My thrown-together from leftovers charcuterie
for old friends who understood and enjoyed
a lazy Saturday happy hour.
Saturdays
always seem like relaxing days to me. During the week, I have few deadlines—most
self-imposed—but still they are there, and I feel the obligation to put in six
hours at my desk, doing whatever is on the top of the pile, from the
work-in-progress to the neighborhood newsletter to the email I promised to send
to someone who wants to publish her first cozy.
But
Saturday—ah, that’s a day without deadlines. I can sleep later than usual (if
Sophie will let me) and piddle around the cottage, doing small chores I put
off. It’s amazing how easy it is, even in a small space, to put off hanging up
clothes or such.
But
today was a good Saturday. Our new handyman came and replaced the torn screen
on my patio doors—it’s one of those free-hung that allows Sophie to come and go
at will, but the old one was badly patched and torn. Meanwhile, I filled out
the contract for serial publication of my Blue Plate Café Mysteries and felt
like I had accomplished the work for the day. So it wasn’t self-indulgence to
spend much of the day reading.
Several
mysteries series are among my favorites, and I think I’ve read most of them.
But occasionally, with great glee, I run across a title that I haven’t read.
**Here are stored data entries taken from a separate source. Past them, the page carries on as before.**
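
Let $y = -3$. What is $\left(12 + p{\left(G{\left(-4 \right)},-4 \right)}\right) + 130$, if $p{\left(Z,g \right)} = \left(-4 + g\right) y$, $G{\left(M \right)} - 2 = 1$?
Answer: $166$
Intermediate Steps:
$G{\left(M \right)} = 3$ ($G{\left(M \right)} = 2 + 1 = 3$)
$p{\left(Z,g \right)} = 12 - 3 g$ ($p{\left(Z,g \right)} = \left(-4 + g\right) \left(-3\right) = 12 - 3 g$)
$\left(12 + p{\left(G{\left(-4 \right)},-4 \right)}\right) + 130 = \left(12 + \left(12 - -12\right)\right) + 130 = \left(12 + \left(12 + 12\right)\right) + 130 = \left(12 + 24\right) + 130 = 36 + 130 = 166$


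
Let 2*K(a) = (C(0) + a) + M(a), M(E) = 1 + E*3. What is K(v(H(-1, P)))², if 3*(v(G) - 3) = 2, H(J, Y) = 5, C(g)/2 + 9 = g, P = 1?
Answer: 49/36 ≈ 1.3611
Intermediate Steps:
C(g) = -18 + 2*g
M(E) = 1 + 3*E
v(G) = 11/3 (v(G) = 3 + (⅓)*2 = 3 + ⅔ = 11/3)
K(a) = -17/2 + 2*a (K(a) = (((-18 + 2*0) + a) + (1 + 3*a))/2 = (((-18 + 0) + a) + (1 + 3*a))/2 = ((-18 + a) + (1 + 3*a))/2 = (-17 + 4*a)/2 = -17/2 + 2*a)
K(v(H(-1, P)))² = (-17/2 + 2*(11/3))² = (-17/2 + 22/3)² = (-7/6)² = 49/36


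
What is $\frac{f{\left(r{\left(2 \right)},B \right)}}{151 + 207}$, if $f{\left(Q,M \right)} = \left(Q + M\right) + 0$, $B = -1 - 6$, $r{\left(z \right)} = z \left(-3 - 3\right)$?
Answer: $- \frac{19}{358} \approx -0.053073$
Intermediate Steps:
$r{\left(z \right)} = - 6 z$ ($r{\left(z \right)} = z \left(-6\right) = - 6 z$)
$B = -7$ ($B = -1 - 6 = -7$)
$f{\left(Q,M \right)} = M + Q$ ($f{\left(Q,M \right)} = \left(M + Q\right) + 0 = M + Q$)
$\frac{f{\left(r{\left(2 \right)},B \right)}}{151 + 207} = \frac{-7 - 12}{151 + 207} = \frac{-7 - 12}{358} = \frac{1}{358} \left(-19\right) = - \frac{19}{358}$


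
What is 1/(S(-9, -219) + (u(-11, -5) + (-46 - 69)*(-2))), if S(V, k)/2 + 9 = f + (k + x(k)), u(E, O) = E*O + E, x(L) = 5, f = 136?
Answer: 1/100 ≈ 0.010000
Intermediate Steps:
u(E, O) = E + E*O
S(V, k) = 264 + 2*k (S(V, k) = -18 + 2*(136 + (k + 5)) = -18 + 2*(136 + (5 + k)) = -18 + 2*(141 + k) = -18 + (282 + 2*k) = 264 + 2*k)
1/(S(-9, -219) + (u(-11, -5) + (-46 - 69)*(-2))) = 1/((264 + 2*(-219)) + (-11*(1 - 5) + (-46 - 69)*(-2))) = 1/((264 - 438) + (-11*(-4) - 115*(-2))) = 1/(-174 + (44 + 230)) = 1/(-174 + 274) = 1/100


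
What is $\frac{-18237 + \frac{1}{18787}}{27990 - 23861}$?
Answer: $- \frac{342618518}{77571523} \approx -4.4168$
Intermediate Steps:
$\frac{-18237 + \frac{1}{18787}}{27990 - 23861} = \frac{-18237 + \frac{1}{18787}}{4129} = \left(- \frac{342618518}{18787}\right) \frac{1}{4129} = - \frac{342618518}{77571523}$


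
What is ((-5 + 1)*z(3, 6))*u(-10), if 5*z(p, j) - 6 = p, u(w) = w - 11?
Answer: 756/5 ≈ 151.20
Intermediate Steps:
u(w) = -11 + w
z(p, j) = 6/5 + p/5
((-5 + 1)*z(3, 6))*u(-10) = ((-5 + 1)*(6/5 + (⅕)*3))*(-11 - 10) = -4*(6/5 + ⅗)*(-21) = -4*9/5*(-21) = -36/5*(-21) = 756/5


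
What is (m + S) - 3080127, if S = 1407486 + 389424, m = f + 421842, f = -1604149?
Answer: -2465524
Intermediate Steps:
m = -1182307 (m = -1604149 + 421842 = -1182307)
S = 1796910
(m + S) - 3080127 = (-1182307 + 1796910) - 3080127 = 614603 - 3080127 = -2465524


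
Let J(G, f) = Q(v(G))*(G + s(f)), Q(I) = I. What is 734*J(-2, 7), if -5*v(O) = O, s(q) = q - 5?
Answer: 0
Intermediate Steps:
s(q) = -5 + q
v(O) = -O/5
J(G, f) = -G*(-5 + G + f)/5 (J(G, f) = (-G/5)*(G + (-5 + f)) = (-G/5)*(-5 + G + f) = -G*(-5 + G + f)/5)
734*J(-2, 7) = 734*((⅕)*(-2)*(5 - 1*(-2) - 1*7)) = 734*((⅕)*(-2)*(5 + 2 - 7)) = 734*((⅕)*(-2)*0) = 734*0 = 0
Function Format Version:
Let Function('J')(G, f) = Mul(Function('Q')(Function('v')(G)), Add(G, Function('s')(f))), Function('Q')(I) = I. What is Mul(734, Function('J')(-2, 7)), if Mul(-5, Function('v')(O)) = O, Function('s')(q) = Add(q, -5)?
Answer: 0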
I’ve
done that a couple of times with volumes in Susan Wittig Albert’s China Bayles
series, and recently I was delighted to find a title in Carolyn Hart’s Death on
Demand Bookstore series that was unfamiliar to me: Dead Days of Summer.
If you
don’t know the series, it features Annie Darling, owner of the Death on Demand
bookstore on Broward’s Rock, an island off the South Carolina Coast, and her adorable,
devoted, and wealthy-by-inheritance husband Max Darling. Max is charming and as
laid back as Annie is work-driven. In this book, Max is framed for murder,
arrested, and agonizing in jail, while Annie is doing just what he fears—exposing
herself to great danger in an effort to free him. Hart’s books are always good,
and this series features for regular readers a familiar cast of characters. But
Hart has ramped up the suspense in this one, and it is truly a page-turner,
nail-biter that has kept me engaged most of the day. Carolyn Hart is truly a master
of the cozy genre.
And
speaking of mystery matters, I see a new trend developing: the serialized novel.
Only it’s not new—it’s at least as old as Charles Dickens and probably older.
Serialized novels were the craze in the nineteenth century, a fad popularized
by Dickens when he published The Pickwick Papers in nineteen installments.
While novels were serialized before his 1836 publication, Dickens name is most
associated with the trend.
In
keeping with the idea that nothing is new or what goes around comes around,
serialization is coming back. Several companies, including the publishing division
of Amazon, are offering programs for authors. A company that has had some
success in serializing romances, is turning to mysteries and has approached me,
along with many others. I liked the fact that a personable representative wrote
me, rather than Amazon’s apparent attitude of “Come to us if you want to do
this—we aren’t soliciting.” So I have tentatively suggested we start with the
four novels in the Blue Plate Café Mysteries. They tell me they prefer an
entire series, because if they once get a reader interested, they can keep them
reading.
So, I’m
taking a chance—not a big gamble—and we’ll see what works out. When I went back
to compile statistics—word count, year of publication—on the books, I
discovered notes on a fifth book in the series. Since I have a history of
reviving once-dead projects, I’ll have to investigate that.
Meantime,
excuse me, but I have to help Annie get Max out of jail.
4 comments:
I'll be watching to see how the serial thing turns out. That's Vellum? Vella? Something like that? Good luck with it!
NO, it's the KISS program from Crazy Maple (love that name). Actually I think KISS was the romance program. Maybe they'll get a new name for mysteries. Isn't Vellum or Vella the Amazon program?
Oh, it's romance. OK then. Yes the other is Amazon, for mysteries--and maybe other things. I haven't looked into it too deeply.
No, the Kiss program was romance but the Crazy Maple people were to successful with it they are developing a new program for mysteries Far as I can figure, it doesn't have a name yet.